Her vision cleared and the room swung back into view. She didn’t know whether to laugh or scream in fury.
Picking herself up off the floor, Maya marched over to her clothes. The warlock and dryad stared at her as she tossed the dress over her head with trembling hands. It pooled at her bare feet, now covered in dust, blood, and sweat.
Damn it. She might have been forced into a corner, but no one decided her future, let alone two lousy parents, a bloody book, and a callous deity. She’d saved Resh and now she’d try to circumvent Fate. Too bad she had no idea how to do it.
Clarice hurried toward Maya and placed a hand on her shoulder. She pulled Maya hard against her chest.
For a moment, Maya slumped into the tight hold, relieved to know someone in the world didn’t judge her. Maybe she could just find a hole and crawl into it until this was all over—except she’d never been one to back down from a fight, even if the djinni let her.
She jerked away on wobbly feet and cracked a halfhearted smile that must have been as unconvincing as it felt, because Clarice just stared back, unblinking.

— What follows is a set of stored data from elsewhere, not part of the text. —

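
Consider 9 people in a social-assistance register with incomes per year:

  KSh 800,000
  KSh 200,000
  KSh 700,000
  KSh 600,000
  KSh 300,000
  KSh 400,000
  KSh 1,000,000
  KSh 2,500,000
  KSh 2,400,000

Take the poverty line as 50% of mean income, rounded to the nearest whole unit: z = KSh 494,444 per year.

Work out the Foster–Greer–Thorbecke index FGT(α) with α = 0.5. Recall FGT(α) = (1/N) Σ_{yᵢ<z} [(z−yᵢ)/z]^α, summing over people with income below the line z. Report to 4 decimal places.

Below the line: KSh 200,000, KSh 300,000, KSh 400,000 (q = 3 of N = 9).
Relative gaps: (494444−200000)/494444 = 0.5955; (494444−300000)/494444 = 0.3933; (494444−400000)/494444 = 0.1910.
Raised to α = 0.5: 0.77169; 0.62710; 0.43705.
Sum = 1.835840; FGT(0.5) = 1.835840 / 9 = 0.2040.

0.2040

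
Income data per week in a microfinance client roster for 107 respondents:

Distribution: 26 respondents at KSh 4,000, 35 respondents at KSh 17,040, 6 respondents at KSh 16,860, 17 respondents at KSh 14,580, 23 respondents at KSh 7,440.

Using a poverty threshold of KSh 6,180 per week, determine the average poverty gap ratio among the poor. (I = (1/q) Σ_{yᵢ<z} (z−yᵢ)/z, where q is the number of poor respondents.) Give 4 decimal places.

Incomes under z: 26×KSh 4,000 (q = 26 of N = 107).
Shortfall ratios (z−y)/z: 0.3528 (×26); sum = 9.171521.
The income-gap ratio divides by q (the poor only): 9.171521 / 26 = 0.3528.

0.3528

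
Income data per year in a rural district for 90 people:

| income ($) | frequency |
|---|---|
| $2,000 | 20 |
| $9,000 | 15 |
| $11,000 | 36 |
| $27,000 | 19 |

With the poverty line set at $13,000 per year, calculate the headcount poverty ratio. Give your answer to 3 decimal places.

0.789

71 of the 90 people have income below $13,000.
H = 71/90 = 0.789.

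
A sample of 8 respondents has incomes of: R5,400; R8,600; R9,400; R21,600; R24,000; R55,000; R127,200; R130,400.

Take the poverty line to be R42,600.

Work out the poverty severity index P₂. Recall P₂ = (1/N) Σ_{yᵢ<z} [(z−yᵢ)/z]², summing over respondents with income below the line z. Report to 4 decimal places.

Incomes under z: R5,400, R8,600, R9,400, R21,600, R24,000 (q = 5 of N = 8).
Normalized shortfalls: (42600−5400)/42600 = 0.8732; (42600−8600)/42600 = 0.7981; (42600−9400)/42600 = 0.7793; (42600−21600)/42600 = 0.4930; (42600−24000)/42600 = 0.4366.
Squared: 0.7625; 0.6370; 0.6074; 0.2430; 0.1906.
Sum = 2.440565; P₂ = 2.440565 / 8 = 0.3051.

0.3051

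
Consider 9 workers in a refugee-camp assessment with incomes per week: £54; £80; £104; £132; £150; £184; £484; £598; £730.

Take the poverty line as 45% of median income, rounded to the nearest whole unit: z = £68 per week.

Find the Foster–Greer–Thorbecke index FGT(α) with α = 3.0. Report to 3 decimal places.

Below the line: £54 (q = 1 of N = 9).
Gap ratios (z−y)/z: (68−54)/68 = 0.2059.
Raised to α = 3.0: 0.00873.
Sum = 0.008727; FGT(3.0) = 0.008727 / 9 = 0.001.

0.001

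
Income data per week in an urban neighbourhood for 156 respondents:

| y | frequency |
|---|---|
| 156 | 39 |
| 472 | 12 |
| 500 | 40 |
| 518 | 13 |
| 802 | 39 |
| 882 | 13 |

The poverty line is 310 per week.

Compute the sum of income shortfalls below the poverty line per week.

Below the line: 39×156 (q = 39 of N = 156).
Individual gaps: 39×(310−156) = 6006.
Aggregate gap = 6006.

6006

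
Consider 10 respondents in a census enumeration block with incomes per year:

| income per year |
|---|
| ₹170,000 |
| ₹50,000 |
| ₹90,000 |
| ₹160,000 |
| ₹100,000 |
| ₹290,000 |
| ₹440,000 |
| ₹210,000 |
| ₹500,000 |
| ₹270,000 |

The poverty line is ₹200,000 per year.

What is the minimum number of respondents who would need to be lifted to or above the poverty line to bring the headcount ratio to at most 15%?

Currently q = 5 of N = 10 are below the line (H = 0.500).
A headcount ratio of at most 15% allows at most ⌊0.15 × 10⌋ = 1 poor respondents.
So at least 5 − 1 = 4 must be lifted.

4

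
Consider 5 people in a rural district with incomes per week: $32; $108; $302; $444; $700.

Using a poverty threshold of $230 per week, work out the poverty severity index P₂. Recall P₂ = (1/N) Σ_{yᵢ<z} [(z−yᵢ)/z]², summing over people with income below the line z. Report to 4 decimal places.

Poor units: $32, $108 (q = 2 of N = 5).
Gap ratios (z−y)/z: (230−32)/230 = 0.8609; (230−108)/230 = 0.5304.
Squared: 0.7411; 0.2814.
Sum = 1.022457; P₂ = 1.022457 / 5 = 0.2045.

0.2045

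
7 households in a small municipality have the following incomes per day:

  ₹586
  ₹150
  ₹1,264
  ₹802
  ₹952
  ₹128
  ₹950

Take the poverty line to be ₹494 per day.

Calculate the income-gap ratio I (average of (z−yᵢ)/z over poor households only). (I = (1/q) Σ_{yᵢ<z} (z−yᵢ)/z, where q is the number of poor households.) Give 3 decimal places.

Incomes under z: ₹128, ₹150 (q = 2 of N = 7).
Shortfall ratios (z−y)/z: 0.7409, 0.6964; sum = 1.437247.
The income-gap ratio divides by q (the poor only): 1.437247 / 2 = 0.719.

0.719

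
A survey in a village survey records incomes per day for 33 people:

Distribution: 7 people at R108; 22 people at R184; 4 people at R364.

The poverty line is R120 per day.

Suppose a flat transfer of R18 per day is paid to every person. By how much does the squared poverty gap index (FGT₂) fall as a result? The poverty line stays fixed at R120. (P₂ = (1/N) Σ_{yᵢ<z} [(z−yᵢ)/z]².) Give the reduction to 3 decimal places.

0.002

Before: below the line — 7×R108; squared poverty gap index (FGT₂) = 0.00212.
After the R18 transfer: below the line — none; squared poverty gap index (FGT₂) = 0.00000.
Reduction = 0.00212 − 0.00000 = 0.002.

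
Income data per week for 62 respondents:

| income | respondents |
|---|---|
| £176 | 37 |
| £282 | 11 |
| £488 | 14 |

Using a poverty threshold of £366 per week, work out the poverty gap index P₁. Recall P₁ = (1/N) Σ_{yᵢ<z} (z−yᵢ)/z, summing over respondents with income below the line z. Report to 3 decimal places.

Below z: 37×£176, 11×£282 (q = 48 of N = 62).
Shortfall ratios: (366−176)/366 = 0.5191 (×37); (366−282)/366 = 0.2295 (×11).
Sum of shortfalls = 21.732240; P₁ averages over all N: 21.732240 / 62 = 0.351.

0.351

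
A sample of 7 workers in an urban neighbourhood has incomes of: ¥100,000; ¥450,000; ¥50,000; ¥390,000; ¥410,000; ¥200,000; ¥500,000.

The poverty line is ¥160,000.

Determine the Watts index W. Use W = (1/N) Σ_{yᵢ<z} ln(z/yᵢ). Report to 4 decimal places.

Below the line: ¥50,000, ¥100,000 (q = 2 of N = 7).
Log gaps: ln(160000/50000) = 1.1632; ln(160000/100000) = 0.4700.
W = 1.633154 / 7 = 0.2333.

0.2333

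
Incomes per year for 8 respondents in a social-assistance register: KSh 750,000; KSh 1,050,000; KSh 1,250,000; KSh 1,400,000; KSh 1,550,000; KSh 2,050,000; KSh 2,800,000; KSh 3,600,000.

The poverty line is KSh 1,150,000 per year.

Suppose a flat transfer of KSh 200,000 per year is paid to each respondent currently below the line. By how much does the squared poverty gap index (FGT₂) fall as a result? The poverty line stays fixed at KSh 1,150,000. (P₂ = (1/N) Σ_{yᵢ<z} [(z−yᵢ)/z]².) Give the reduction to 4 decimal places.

Before: below the line — KSh 750,000, KSh 1,050,000; squared poverty gap index (FGT₂) = 0.016068.
After the KSh 200,000 transfer: below the line — KSh 950,000; squared poverty gap index (FGT₂) = 0.003781.
Reduction = 0.016068 − 0.003781 = 0.0123.

0.0123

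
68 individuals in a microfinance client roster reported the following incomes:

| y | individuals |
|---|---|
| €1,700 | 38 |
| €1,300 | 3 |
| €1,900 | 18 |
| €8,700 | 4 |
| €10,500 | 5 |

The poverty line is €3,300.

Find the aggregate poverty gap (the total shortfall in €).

Incomes under z: 3×€1,300, 38×€1,700, 18×€1,900 (q = 59 of N = 68).
Individual gaps: 3×(3300−1300) = 6000; 38×(3300−1700) = 60800; 18×(3300−1900) = 25200.
Aggregate gap = €92,000.

€92,000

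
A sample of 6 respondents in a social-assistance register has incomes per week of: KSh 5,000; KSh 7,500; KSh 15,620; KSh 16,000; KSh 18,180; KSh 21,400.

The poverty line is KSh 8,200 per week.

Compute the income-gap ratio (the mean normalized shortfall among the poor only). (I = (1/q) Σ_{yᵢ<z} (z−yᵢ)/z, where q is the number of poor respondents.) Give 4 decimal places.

0.2378

Poor units: KSh 5,000, KSh 7,500 (q = 2 of N = 6).
Relative gaps: 0.3902, 0.0854; sum = 0.475610.
I averages over the q = 2 poor units only: 0.475610 / 2 = 0.2378.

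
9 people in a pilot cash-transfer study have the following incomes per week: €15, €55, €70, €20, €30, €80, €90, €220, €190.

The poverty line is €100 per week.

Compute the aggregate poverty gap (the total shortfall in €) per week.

€340

Below z: €15, €20, €30, €55, €70, €80, €90 (q = 7 of N = 9).
Individual gaps: 100−15 = 85; 100−20 = 80; 100−30 = 70; 100−55 = 45; 100−70 = 30; 100−80 = 20; 100−90 = 10.
Aggregate gap = €340.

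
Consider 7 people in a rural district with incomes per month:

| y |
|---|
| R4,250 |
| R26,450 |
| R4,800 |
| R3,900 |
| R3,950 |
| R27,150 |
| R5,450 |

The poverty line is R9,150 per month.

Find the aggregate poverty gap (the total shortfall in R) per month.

R23,400

Below the line: R3,900, R3,950, R4,250, R4,800, R5,450 (q = 5 of N = 7).
Individual gaps: 9150−3900 = 5250; 9150−3950 = 5200; 9150−4250 = 4900; 9150−4800 = 4350; 9150−5450 = 3700.
Aggregate gap = R23,400.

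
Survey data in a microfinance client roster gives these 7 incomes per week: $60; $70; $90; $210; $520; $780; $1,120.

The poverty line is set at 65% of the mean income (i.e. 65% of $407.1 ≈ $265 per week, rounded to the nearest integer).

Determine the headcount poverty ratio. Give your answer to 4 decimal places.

4 of the 7 families have income below $265.
H = 4/7 = 0.5714.

0.5714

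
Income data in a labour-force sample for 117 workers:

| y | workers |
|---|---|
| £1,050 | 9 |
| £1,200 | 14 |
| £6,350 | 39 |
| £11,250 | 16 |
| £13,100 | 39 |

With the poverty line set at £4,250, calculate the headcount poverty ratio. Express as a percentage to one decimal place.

23 of the 117 workers have income below £4,250.
H = 23/117 = 19.7%.

19.7%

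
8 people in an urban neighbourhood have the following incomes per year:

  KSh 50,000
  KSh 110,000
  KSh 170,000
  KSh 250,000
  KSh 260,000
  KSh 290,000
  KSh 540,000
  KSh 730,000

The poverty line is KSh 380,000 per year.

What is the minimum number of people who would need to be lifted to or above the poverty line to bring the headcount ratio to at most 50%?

Currently q = 6 of N = 8 are below the line (H = 0.750).
A headcount ratio of at most 50% allows at most ⌊0.50 × 8⌋ = 4 poor people.
So at least 6 − 4 = 2 must be lifted.

2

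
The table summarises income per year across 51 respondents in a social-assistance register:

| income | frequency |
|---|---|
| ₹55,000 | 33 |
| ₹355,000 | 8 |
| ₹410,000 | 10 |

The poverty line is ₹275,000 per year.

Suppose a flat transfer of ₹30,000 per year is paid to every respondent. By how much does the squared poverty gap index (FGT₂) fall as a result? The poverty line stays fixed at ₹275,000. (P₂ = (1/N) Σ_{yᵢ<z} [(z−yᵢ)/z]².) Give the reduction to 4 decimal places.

Before: below the line — 33×₹55,000; squared poverty gap index (FGT₂) = 0.414118.
After the ₹30,000 transfer: below the line — 33×₹85,000; squared poverty gap index (FGT₂) = 0.308877.
Reduction = 0.414118 − 0.308877 = 0.1052.

0.1052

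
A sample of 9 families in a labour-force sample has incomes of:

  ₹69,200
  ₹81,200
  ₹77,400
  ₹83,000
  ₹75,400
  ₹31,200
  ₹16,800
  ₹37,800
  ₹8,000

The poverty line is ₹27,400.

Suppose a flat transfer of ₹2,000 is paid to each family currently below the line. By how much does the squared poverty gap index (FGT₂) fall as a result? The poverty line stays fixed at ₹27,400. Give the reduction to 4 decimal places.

0.0166

Before: below the line — ₹8,000, ₹16,800; squared poverty gap index (FGT₂) = 0.072330.
After the ₹2,000 transfer: below the line — ₹10,000, ₹18,800; squared poverty gap index (FGT₂) = 0.055754.
Reduction = 0.072330 − 0.055754 = 0.0166.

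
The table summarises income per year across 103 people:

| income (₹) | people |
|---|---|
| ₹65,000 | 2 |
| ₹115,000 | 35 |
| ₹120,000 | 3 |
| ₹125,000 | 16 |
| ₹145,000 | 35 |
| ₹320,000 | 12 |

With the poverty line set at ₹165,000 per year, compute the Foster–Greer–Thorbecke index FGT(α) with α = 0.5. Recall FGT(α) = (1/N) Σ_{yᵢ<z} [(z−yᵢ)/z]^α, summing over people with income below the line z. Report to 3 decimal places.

0.412

Poor units: 2×₹65,000, 35×₹115,000, 3×₹120,000, 16×₹125,000, 35×₹145,000 (q = 91 of N = 103).
Gap ratios (z−y)/z: (165000−65000)/165000 = 0.6061 (×2); (165000−115000)/165000 = 0.3030 (×35); (165000−120000)/165000 = 0.2727 (×3); (165000−125000)/165000 = 0.2424 (×16); (165000−145000)/165000 = 0.1212 (×35).
Raised to α = 0.5: 0.77850 (×2); 0.55048 (×35); 0.52223 (×3); 0.49237 (×16); 0.34816 (×35).
Sum = 42.453854; FGT(0.5) = 42.453854 / 103 = 0.412.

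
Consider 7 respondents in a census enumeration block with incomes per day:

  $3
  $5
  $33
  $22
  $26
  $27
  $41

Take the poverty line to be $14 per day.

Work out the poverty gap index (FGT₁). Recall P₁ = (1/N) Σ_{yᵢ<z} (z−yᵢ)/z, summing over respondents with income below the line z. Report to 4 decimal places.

0.2041

Incomes under z: $3, $5 (q = 2 of N = 7).
Shortfall ratios: (14−3)/14 = 0.7857; (14−5)/14 = 0.6429.
Sum of shortfalls = 1.428571; P₁ averages over all N: 1.428571 / 7 = 0.2041.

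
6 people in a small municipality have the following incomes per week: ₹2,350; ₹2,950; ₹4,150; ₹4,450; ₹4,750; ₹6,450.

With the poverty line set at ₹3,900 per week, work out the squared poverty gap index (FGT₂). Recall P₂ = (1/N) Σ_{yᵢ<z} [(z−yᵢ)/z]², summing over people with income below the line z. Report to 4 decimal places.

Incomes under z: ₹2,350, ₹2,950 (q = 2 of N = 6).
Relative gaps: (3900−2350)/3900 = 0.3974; (3900−2950)/3900 = 0.2436.
Squared: 0.1580; 0.0593.
Sum = 0.217291; P₂ = 0.217291 / 6 = 0.0362.

0.0362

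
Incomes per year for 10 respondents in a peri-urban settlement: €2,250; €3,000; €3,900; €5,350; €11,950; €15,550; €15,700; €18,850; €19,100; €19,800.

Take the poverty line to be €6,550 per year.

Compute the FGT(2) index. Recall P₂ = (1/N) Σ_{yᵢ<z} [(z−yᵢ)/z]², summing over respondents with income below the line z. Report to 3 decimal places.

0.092

Below z: €2,250, €3,000, €3,900, €5,350 (q = 4 of N = 10).
Relative gaps: (6550−2250)/6550 = 0.6565; (6550−3000)/6550 = 0.5420; (6550−3900)/6550 = 0.4046; (6550−5350)/6550 = 0.1832.
Squared: 0.4310; 0.2937; 0.1637; 0.0336.
Sum = 0.921974; P₂ = 0.921974 / 10 = 0.092.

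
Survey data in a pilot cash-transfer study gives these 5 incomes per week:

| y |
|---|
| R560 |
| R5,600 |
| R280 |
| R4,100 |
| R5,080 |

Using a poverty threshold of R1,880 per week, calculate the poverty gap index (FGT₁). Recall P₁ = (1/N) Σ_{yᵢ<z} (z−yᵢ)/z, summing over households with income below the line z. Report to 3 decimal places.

0.311

Below z: R280, R560 (q = 2 of N = 5).
Normalized shortfalls: (1880−280)/1880 = 0.8511; (1880−560)/1880 = 0.7021.
Σ = 1.553191. Dividing by the full population N = 5 gives P₁ = 0.311.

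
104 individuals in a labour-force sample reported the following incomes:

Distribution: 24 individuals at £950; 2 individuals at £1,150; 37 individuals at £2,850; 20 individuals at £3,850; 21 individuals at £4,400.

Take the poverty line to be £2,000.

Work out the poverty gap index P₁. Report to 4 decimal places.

Incomes under z: 24×£950, 2×£1,150 (q = 26 of N = 104).
Normalized shortfalls: (2000−950)/2000 = 0.5250 (×24); (2000−1150)/2000 = 0.4250 (×2).
Sum of shortfalls = 13.450000; P₁ averages over all N: 13.450000 / 104 = 0.1293.

0.1293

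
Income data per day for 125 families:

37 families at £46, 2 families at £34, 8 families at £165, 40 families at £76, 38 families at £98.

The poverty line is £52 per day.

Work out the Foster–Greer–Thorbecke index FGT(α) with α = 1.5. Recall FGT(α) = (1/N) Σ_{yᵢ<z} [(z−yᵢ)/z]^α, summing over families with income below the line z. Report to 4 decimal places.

0.0149

Poor units: 2×£34, 37×£46 (q = 39 of N = 125).
Relative gaps: (52−34)/52 = 0.3462 (×2); (52−46)/52 = 0.1154 (×37).
Raised to α = 1.5: 0.20366 (×2); 0.03919 (×37).
Sum = 1.857504; FGT(1.5) = 1.857504 / 125 = 0.0149.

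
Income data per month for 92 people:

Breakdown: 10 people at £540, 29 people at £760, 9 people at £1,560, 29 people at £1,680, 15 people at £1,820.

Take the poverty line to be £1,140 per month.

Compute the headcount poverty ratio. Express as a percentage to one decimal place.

42.4%

39 of the 92 people have income below £1,140.
H = 39/92 = 42.4%.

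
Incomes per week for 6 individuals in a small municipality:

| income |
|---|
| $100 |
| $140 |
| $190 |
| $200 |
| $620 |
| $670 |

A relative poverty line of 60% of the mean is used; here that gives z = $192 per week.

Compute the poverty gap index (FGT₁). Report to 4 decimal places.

0.1267

Poor units: $100, $140, $190 (q = 3 of N = 6).
Gap ratios (z−y)/z: (192−100)/192 = 0.4792; (192−140)/192 = 0.2708; (192−190)/192 = 0.0104.
Sum of shortfalls = 0.760417; P₁ averages over all N: 0.760417 / 6 = 0.1267.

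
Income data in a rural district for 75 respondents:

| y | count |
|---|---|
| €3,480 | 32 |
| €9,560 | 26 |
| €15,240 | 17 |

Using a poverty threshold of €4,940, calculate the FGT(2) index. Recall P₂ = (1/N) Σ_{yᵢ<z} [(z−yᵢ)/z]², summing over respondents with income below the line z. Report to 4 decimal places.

0.0373

Poor units: 32×€3,480 (q = 32 of N = 75).
Gap ratios (z−y)/z: (4940−3480)/4940 = 0.2955 (×32).
Squared: 0.0873 (×32).
Sum = 2.795129; P₂ = 2.795129 / 75 = 0.0373.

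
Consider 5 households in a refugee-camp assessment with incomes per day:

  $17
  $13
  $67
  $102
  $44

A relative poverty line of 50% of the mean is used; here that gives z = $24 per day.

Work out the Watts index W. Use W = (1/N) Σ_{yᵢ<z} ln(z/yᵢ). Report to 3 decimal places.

Incomes under z: $13, $17 (q = 2 of N = 5).
Log shortfalls: ln(24/13) = 0.6131; ln(24/17) = 0.3448.
W = 0.957945 / 5 = 0.192.

0.192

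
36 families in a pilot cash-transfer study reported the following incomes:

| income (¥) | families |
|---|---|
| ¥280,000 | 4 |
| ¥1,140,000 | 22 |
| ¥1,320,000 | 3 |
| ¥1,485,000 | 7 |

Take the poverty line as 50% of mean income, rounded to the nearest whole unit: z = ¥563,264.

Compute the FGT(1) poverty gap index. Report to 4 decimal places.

0.0559

Below z: 4×¥280,000 (q = 4 of N = 36).
Relative gaps: (563264−280000)/563264 = 0.5029 (×4).
Σ = 2.011590. Dividing by the full population N = 36 gives P₁ = 0.0559.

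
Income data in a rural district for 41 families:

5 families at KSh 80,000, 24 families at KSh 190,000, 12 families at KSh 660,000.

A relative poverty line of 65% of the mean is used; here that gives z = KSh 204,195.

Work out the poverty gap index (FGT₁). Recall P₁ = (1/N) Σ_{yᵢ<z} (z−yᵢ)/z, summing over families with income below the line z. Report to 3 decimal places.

0.115

Below the line: 5×KSh 80,000, 24×KSh 190,000 (q = 29 of N = 41).
Shortfall ratios: (204195−80000)/204195 = 0.6082 (×5); (204195−190000)/204195 = 0.0695 (×24).
Σ = 4.709493. Dividing by the full population N = 41 gives P₁ = 0.115.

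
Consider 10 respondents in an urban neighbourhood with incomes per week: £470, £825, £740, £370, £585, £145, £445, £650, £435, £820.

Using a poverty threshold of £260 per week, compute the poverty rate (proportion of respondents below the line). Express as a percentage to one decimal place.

1 of the 10 respondents have income below £260.
H = 1/10 = 10.0%.

10.0%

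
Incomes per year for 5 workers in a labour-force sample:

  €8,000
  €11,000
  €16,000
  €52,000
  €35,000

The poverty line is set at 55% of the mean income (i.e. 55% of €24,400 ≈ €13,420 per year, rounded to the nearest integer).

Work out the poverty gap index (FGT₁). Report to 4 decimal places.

0.1168

Incomes under z: €8,000, €11,000 (q = 2 of N = 5).
Relative gaps: (13420−8000)/13420 = 0.4039; (13420−11000)/13420 = 0.1803.
Σ = 0.584203. Dividing by the full population N = 5 gives P₁ = 0.1168.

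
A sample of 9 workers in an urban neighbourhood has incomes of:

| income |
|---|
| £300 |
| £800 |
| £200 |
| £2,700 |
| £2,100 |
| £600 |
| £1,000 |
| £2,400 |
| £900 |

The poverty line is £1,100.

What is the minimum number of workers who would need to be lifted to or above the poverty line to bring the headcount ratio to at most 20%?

5

Currently q = 6 of N = 9 are below the line (H = 0.667).
A headcount ratio of at most 20% allows at most ⌊0.20 × 9⌋ = 1 poor workers.
So at least 6 − 1 = 5 must be lifted.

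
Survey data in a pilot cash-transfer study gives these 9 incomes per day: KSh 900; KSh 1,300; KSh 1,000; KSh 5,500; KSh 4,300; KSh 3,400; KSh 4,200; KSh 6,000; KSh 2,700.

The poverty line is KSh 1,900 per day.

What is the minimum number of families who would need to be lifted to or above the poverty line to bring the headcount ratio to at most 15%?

2

Currently q = 3 of N = 9 are below the line (H = 0.333).
A headcount ratio of at most 15% allows at most ⌊0.15 × 9⌋ = 1 poor families.
So at least 3 − 1 = 2 must be lifted.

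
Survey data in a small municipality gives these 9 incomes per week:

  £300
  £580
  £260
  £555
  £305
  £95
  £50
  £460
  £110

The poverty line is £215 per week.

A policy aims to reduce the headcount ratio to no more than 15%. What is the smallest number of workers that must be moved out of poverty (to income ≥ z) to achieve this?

3 of the 9 workers are poor, so H = 3/9 = 0.333.
A headcount ratio of at most 15% allows at most ⌊0.15 × 9⌋ = 1 poor workers.
So at least 3 − 1 = 2 must be lifted.

2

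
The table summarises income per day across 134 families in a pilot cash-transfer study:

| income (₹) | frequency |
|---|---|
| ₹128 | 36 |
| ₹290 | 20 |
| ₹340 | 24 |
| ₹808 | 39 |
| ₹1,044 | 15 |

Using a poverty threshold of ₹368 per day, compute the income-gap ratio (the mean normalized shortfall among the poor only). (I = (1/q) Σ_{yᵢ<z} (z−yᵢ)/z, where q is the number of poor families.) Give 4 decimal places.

0.3693

Poor units: 36×₹128, 20×₹290, 24×₹340 (q = 80 of N = 134).
Relative gaps: 0.6522 (×36), 0.2120 (×20), 0.0761 (×24); sum = 29.543478.
I averages over the q = 80 poor units only: 29.543478 / 80 = 0.3693.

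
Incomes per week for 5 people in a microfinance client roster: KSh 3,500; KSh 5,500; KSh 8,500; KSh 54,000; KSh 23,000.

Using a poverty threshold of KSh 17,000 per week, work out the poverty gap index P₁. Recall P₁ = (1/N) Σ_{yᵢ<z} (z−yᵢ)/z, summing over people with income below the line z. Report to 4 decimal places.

0.3941

Below the line: KSh 3,500, KSh 5,500, KSh 8,500 (q = 3 of N = 5).
Relative gaps: (17000−3500)/17000 = 0.7941; (17000−5500)/17000 = 0.6765; (17000−8500)/17000 = 0.5000.
Sum of shortfalls = 1.970588; P₁ averages over all N: 1.970588 / 5 = 0.3941.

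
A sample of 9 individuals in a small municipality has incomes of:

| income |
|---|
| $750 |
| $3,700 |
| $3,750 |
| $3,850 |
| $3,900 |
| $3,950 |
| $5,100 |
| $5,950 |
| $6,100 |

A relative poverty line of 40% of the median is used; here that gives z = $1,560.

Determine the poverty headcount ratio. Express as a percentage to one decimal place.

11.1%

1 of the 9 individuals have income below $1,560.
H = 1/9 = 11.1%.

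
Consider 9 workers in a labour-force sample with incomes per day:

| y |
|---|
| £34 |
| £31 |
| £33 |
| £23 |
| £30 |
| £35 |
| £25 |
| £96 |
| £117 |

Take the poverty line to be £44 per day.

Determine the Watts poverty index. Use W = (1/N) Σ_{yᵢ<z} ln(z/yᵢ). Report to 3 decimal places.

Poor units: £23, £25, £30, £31, £33, £34, £35 (q = 7 of N = 9).
Log shortfalls: ln(44/23) = 0.6487; ln(44/25) = 0.5653; ln(44/30) = 0.3830; ln(44/31) = 0.3502; ln(44/33) = 0.2877; ln(44/34) = 0.2578; ln(44/35) = 0.2288.
W = 2.721557 / 9 = 0.302.

0.302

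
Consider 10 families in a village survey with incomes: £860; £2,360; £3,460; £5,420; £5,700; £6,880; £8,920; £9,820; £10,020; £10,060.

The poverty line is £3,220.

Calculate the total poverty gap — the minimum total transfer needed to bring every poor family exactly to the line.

Below the line: £860, £2,360 (q = 2 of N = 10).
Individual gaps: 3220−860 = 2360; 3220−2360 = 860.
Aggregate gap = £3,220.

£3,220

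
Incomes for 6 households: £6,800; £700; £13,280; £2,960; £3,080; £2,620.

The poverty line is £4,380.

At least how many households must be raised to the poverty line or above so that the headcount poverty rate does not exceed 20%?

3

4 of the 6 households are poor, so H = 4/6 = 0.667.
A headcount ratio of at most 20% allows at most ⌊0.20 × 6⌋ = 1 poor households.
So at least 4 − 1 = 3 must be lifted.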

“Well, you heard the miserable immortal,” Maya said. “Let’s find a way to send Molokh back behind the Gates.”
Clarice looked aged and vulnerable, a lot like Maya felt.
“Hell and damnation,” Alexandr said from his post near the stairs.
Maya swiveled to the plinth.
A dark shape huddled in the middle of the blood-splattered, blackened circle.
Pia.
The bird’s feathers rustled as she lifted her head. “Molokh’s bitch. Still alive I see.”
“Pia, that’s enough,” said Clarice. “Not a word to anyone. She bargained for Resh’s life.”